Another of Spencer’s favorite features is the museum’s guestbook, which they encourage everyone who comes through the doors to sign.

“One of the biggest pleasures I get is flipping through the pages every day of all the visitors and reading their comments—‘This is great,’ ‘We love it,’ ‘Thank you for preserving this history, this era in NASCAR’—their responses in the book of how they’re as passionate about the sport as I am,” Spencer said.

Spencer’s favorite features aside, it’s ultimately the cars and collectibles on display that make the museum what it is and has been for the past two decades, and letting all of it go is going to be exceptionally difficult for both Will and Christy.

“Everything runs its course, and it’s had its season—two decades—and unfortunately,” Spencer said, holding back tears, “I now have to do the hardest thing I’ve ever done in my life.”

Still, he said the entire experience, his literal life’s work, has brought him more joy than many could ever hope to feel, and he remains grateful for every moment along the way.
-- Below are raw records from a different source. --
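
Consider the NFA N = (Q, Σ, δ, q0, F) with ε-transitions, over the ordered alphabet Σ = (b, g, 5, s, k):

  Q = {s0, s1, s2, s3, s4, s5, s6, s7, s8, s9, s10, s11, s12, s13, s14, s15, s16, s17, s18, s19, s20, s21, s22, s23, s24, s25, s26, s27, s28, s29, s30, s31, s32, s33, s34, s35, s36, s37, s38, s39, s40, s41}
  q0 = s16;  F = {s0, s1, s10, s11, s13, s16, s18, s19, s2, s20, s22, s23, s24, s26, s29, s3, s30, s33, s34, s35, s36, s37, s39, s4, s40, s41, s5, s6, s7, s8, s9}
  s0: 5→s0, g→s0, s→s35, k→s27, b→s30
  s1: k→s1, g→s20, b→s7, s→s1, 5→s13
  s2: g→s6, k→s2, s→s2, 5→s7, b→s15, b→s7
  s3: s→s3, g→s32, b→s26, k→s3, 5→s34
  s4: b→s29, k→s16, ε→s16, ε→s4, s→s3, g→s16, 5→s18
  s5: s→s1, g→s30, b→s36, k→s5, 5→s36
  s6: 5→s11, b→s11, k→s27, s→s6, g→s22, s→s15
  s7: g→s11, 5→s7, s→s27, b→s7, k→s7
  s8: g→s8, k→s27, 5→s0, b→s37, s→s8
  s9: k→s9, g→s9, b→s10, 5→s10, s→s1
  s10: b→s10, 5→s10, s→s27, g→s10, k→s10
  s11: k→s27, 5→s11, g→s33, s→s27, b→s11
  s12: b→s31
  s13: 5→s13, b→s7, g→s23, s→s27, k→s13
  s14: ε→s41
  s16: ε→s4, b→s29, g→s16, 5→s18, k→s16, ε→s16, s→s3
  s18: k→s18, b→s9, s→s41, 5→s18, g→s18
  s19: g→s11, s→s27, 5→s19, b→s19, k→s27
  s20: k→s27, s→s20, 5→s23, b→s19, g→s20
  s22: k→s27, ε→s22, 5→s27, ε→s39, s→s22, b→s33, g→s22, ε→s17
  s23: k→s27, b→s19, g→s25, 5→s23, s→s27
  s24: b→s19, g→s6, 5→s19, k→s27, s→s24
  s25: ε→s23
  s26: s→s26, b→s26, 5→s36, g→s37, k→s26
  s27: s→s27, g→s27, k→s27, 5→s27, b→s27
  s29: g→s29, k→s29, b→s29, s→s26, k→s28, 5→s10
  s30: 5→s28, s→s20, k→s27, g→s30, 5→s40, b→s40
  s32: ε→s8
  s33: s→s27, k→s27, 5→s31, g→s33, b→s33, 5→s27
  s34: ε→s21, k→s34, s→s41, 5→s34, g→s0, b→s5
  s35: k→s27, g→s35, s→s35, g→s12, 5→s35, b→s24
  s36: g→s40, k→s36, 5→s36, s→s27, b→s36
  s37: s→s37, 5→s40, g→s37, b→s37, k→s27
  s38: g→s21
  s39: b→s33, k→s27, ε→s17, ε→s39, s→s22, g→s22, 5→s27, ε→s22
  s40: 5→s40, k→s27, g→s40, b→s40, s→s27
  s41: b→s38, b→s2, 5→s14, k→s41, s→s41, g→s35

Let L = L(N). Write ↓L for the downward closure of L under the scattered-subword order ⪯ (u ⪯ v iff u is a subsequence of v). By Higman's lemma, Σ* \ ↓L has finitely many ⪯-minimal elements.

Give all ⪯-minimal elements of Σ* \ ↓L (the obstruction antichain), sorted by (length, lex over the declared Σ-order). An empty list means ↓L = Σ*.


|Q|=42, |F|=31, |δ|=183 (14 ε).
min D↑ (30 st, q0=0, F={10}): 0:b→1,g→0,5→2,s→3,k→0 1:b→1,g→1,5→4,s→5,k→1 2:b→6,g→2,5→2,s→7,k→2 3:b→5,g→8,5→9,s→3,k→3 4:b→4,g→4,5→4,s→10,k→4 5:b→5,g→11,5→12,s→5,k→5 6:b→4,g→6,5→4,s→13,k→6 7:b→14,g→15,5→7,s→7,k→7 8:b→11,g→8,5→16,s→8,k→10 9:b→17,g→16,5→9,s→7,k→9 10:b→10,g→10,5→10,s→10,k→10 11:b→11,g→11,5→18,s→11,k→10 12:b→12,g→18,5→12,s→10,k→12 13:b→19,g→20,5→21,s→13,k→13 14:b→19,g→22,5→19,s→14,k→14 15:b→23,g→15,5→15,s→15,k→10 16:b→24,g→16,5→16,s→15,k→10 17:b→12,g→24,5→12,s→13,k→17 18:b→18,g→18,5→18,s→10,k→10 19:b→19,g→25,5→19,s→10,k→19 20:b→26,g→20,5→27,s→20,k→10 21:b→19,g→27,5→21,s→10,k→21 22:b→25,g→28,5→25,s→22,k→10 23:b→26,g→22,5→26,s→23,k→10 24:b→18,g→24,5→18,s→20,k→10 25:b→25,g→29,5→25,s→10,k→10 26:b→26,g→25,5→26,s→10,k→10 27:b→26,g→27,5→27,s→10,k→10 28:b→29,g→28,5→10,s→28,k→10 29:b→29,g→29,5→10,s→10,k→10.
'b5s': run [42, 30, 13, 1] end={s27} rej; 3/3 single-dels accept.
'sgk': |S_i|=[42, 36, 24, 1] end={s27} rej; 3/3 deletions ∈↓L.
'5bbs': run [42, 34, 27, 10, 1] end={s27} ∉↓L; 4/4 deletions ∈↓L.
'5sbgg5': run [42, 34, 24, 15, 10, 6, 2] end={s27,s31} ∉↓L; 6/6 del acc.
4 minimals (antichain).

A = [b5s, sgk, 5bbs, 5sbgg5].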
“RJR invented marketing; they created the playbook. Everything they touched was a success in every aspect. All I did was preserve the history of everything they did, and how honored am I to have been able to have done that?”

The offering at Kissimmee will include approximately 30-plus race cars, two motors, arcade games, 40 to 50 helmets, 20 to 25 race suits, 75 to 100 framed race pictures, six to eight race trophies, over 50 authentic race car hoods and more, and all of it boasts unparalleled authenticity as it hails straight from the collection of a man responsible for much of its original creation.

“These 33 years of NASCAR will never be matched or recreated, but I preserved it for almost 20 years, and I’m proud of that, and of my wife helping me make the museum a special place for everyone,” Spencer said.

It’ll be a bittersweet goodbye for the Spencers, but they said they’re confident in their decision, and they’re looking forward to the joy that sharing their collection with others in an entirely new kind of way will bring.